Qual è la risorsa e la risposta del credente di fronte alla chiusura ostinata al riconoscimento di Gesù e di Dio o all’indifferenza? Sta in questo: nel non rinunciare mai a dire la verità e a testimoniarla, attendendo i tempi di Dio, anche se, al momento, l’unico destino possibile sembra la croce.

Quale traduzione potremmo fare di tale messaggio per noi oggi?

In primo luogo, va ricordato che il cuore del Vangelo non è una morale o una dottrina, e nemmeno un sistema sociale, una cristianità, ma è l’incontro e il riconoscimento di Dio in Gesù nelle condizioni storicamente date. È questo che va cercato e favorito al di sopra di tutto, anche per me, anche per noi. Questo vuol dire mettere in conto anche il suo rifiuto attorno a noi. Non resta che perseverare nella fede, certi che il Dio di Gesù è fedele.

In questa perseveranza bisogna usare discernimento. Avverto perciò due compiti. Lavorare per tutelare e far passare la visione della persona e della comunità umana che scaturisce dalla nostra fede e che corrisponde perfettamente al senso dell’umano comune, quello che davvero promette a ciascuno di raggiungere sé stesso, di attuare la propria umanità.

Questa sarà una fatica non sappiamo se inutile o feconda. Forse sarà solo una testimonianza; possibile anche che porti frutti inattesi. Ma dobbiamo sapere che questo sforzo sostiene la fede indebolita e la condizione umana di molti.

Guardiamoci però dall’atteggiamento di chi si illude di fermare una frana inarrestabile; ciò che serve è uno sguardo realistico e fiducioso allo stesso tempo, che proporziona l’impegno al risultato possibile, sapendo che, alla fine, il nostro sforzo non sarà infecondo.

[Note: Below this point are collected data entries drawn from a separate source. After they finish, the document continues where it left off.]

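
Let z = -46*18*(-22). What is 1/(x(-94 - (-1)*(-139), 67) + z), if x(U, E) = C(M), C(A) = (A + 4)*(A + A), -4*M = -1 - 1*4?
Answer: 8/145833 ≈ 5.4857e-5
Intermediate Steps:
M = 5/4 (M = -(-1 - 1*4)/4 = -(-1 - 4)/4 = -¼*(-5) = 5/4 ≈ 1.2500)
C(A) = 2*A*(4 + A) (C(A) = (4 + A)*(2*A) = 2*A*(4 + A))
x(U, E) = 105/8 (x(U, E) = 2*(5/4)*(4 + 5/4) = 2*(5/4)*(21/4) = 105/8)
z = 18216 (z = -828*(-22) = 18216)
1/(x(-94 - (-1)*(-139), 67) + z) = 1/(105/8 + 18216) = 1/(145833/8) = 8/145833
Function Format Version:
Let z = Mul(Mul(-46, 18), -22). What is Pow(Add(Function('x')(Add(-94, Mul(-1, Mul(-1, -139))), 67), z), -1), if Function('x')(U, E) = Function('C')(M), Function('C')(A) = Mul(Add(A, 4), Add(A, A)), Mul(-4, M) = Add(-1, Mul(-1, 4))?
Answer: Rational(8, 145833) ≈ 5.4857e-5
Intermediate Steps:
M = Rational(5, 4) (M = Mul(Rational(-1, 4), Add(-1, Mul(-1, 4))) = Mul(Rational(-1, 4), Add(-1, -4)) = Mul(Rational(-1, 4), -5) = Rational(5, 4) ≈ 1.2500)
Function('C')(A) = Mul(2, A, Add(4, A)) (Function('C')(A) = Mul(Add(4, A), Mul(2, A)) = Mul(2, A, Add(4, A)))
Function('x')(U, E) = Rational(105, 8) (Function('x')(U, E) = Mul(2, Rational(5, 4), Add(4, Rational(5, 4))) = Mul(2, Rational(5, 4), Rational(21, 4)) = Rational(105, 8))
z = 18216 (z = Mul(-828, -22) = 18216)
Pow(Add(Function('x')(Add(-94, Mul(-1, Mul(-1, -139))), 67), z), -1) = Pow(Add(Rational(105, 8), 18216), -1) = Pow(Rational(145833, 8), -1) = Rational(8, 145833)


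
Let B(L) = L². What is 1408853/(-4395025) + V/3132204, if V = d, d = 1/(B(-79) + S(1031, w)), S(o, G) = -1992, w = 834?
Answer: -18750050939153963/58492222146789900 ≈ -0.32056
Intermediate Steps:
d = 1/4249 (d = 1/((-79)² - 1992) = 1/(6241 - 1992) = 1/4249 ≈ 0.00023535)
V = 1/4249 ≈ 0.00023535
1408853/(-4395025) + V/3132204 = 1408853/(-4395025) + (1/4249)/3132204 = 1408853*(-1/4395025) + (1/4249)*(1/3132204) = -1408853/4395025 + 1/13308734796 = -18750050939153963/58492222146789900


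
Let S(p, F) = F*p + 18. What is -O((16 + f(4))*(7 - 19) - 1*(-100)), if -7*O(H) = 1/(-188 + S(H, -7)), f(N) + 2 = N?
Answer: 1/4494 ≈ 0.00022252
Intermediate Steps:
f(N) = -2 + N
S(p, F) = 18 + F*p
O(H) = -1/(7*(-170 - 7*H)) (O(H) = -1/(7*(-188 + (18 - 7*H))) = -1/(7*(-170 - 7*H)))
-O((16 + f(4))*(7 - 19) - 1*(-100)) = -1/(7*(170 + 7*((16 + (-2 + 4))*(7 - 19) - 1*(-100)))) = -1/(7*(170 + 7*((16 + 2)*(-12) + 100))) = -1/(7*(170 + 7*(18*(-12) + 100))) = -1/(7*(170 + 7*(-216 + 100))) = -1/(7*(170 + 7*(-116))) = -1/(7*(170 - 812)) = -1/(7*(-642)) = -(-1)/(7*642) = -1*(-1/4494) = 1/4494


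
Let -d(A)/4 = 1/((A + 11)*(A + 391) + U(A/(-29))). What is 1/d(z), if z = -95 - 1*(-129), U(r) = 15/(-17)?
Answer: -162555/34 ≈ -4781.0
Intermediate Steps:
U(r) = -15/17 (U(r) = 15*(-1/17) = -15/17)
z = 34 (z = -95 + 129 = 34)
d(A) = -4/(-15/17 + (11 + A)*(391 + A)) (d(A) = -4/((A + 11)*(A + 391) - 15/17) = -4/((11 + A)*(391 + A) - 15/17) = -4/(-15/17 + (11 + A)*(391 + A)))
1/d(z) = 1/(-68/(73102 + 17*34² + 6834*34)) = 1/(-68/(73102 + 17*1156 + 232356)) = 1/(-68/(73102 + 19652 + 232356)) = 1/(-68/325110) = 1/(-68*1/325110) = 1/(-34/162555) = -162555/34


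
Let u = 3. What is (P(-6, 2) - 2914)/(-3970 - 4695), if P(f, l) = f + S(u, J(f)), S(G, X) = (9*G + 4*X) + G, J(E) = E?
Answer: 2914/8665 ≈ 0.33630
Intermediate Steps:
S(G, X) = 4*X + 10*G (S(G, X) = (4*X + 9*G) + G = 4*X + 10*G)
P(f, l) = 30 + 5*f (P(f, l) = f + (4*f + 10*3) = f + (4*f + 30) = f + (30 + 4*f) = 30 + 5*f)
(P(-6, 2) - 2914)/(-3970 - 4695) = ((30 + 5*(-6)) - 2914)/(-3970 - 4695) = ((30 - 30) - 2914)/(-8665) = (0 - 2914)*(-1/8665) = -2914*(-1/8665) = 2914/8665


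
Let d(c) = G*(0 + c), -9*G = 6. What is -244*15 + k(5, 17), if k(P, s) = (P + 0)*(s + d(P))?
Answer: -10775/3 ≈ -3591.7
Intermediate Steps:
G = -⅔ (G = -⅑*6 = -⅔ ≈ -0.66667)
d(c) = -2*c/3 (d(c) = -2*(0 + c)/3 = -2*c/3)
k(P, s) = P*(s - 2*P/3) (k(P, s) = (P + 0)*(s - 2*P/3) = P*(s - 2*P/3))
-244*15 + k(5, 17) = -244*15 + (⅓)*5*(-2*5 + 3*17) = -3660 + (⅓)*5*(-10 + 51) = -3660 + (⅓)*5*41 = -3660 + 205/3 = -10775/3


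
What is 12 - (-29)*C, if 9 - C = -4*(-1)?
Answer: 157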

Il secondo compito che vedo mi viene suggerito dalla raccomandazione che il profeta Geremia fa agli esiliati: lavorate, mettete su famiglia, fate figli, fate prosperare il paese in cui vi trovate. Oggi in qualche modo sentiamo che comincia un tempo di esilio; sentiamo che lavorare a favore dell’Europa, anche di un’Europa sempre meno cristiana, è, alla fin fine, lavorare per la causa dell’uomo in questo continente e nell’umanità intera. L’Europa – e un’Europa unita – ha qualcosa di importante da dare e noi dobbiamo essere i primi a favorirne l’opera e la fecondità.

Tutto questo però richiede una cosa: coltivare la conoscenza e quindi l’incontro vivo e costante con Dio grazie a Gesù e con Gesù in Dio e come Dio. È questo ciò che tutti dobbiamo innanzitutto curare. Noi vescovi, perché questo è il cuore del nostro ministero. E anche voi, cari collaboratori della segreteria. Il nostro lavoro nasce da un’ispirazione di fede e dal vigore dell’esperienza cristiana. È ciò che dobbiamo innanzitutto coltivare nel segreto del nostro cuore e nel cuore della comunità cristiana, come in questa eucaristia, alla quale affidiamo ogni nostra invocazione e tutta la nostra vita.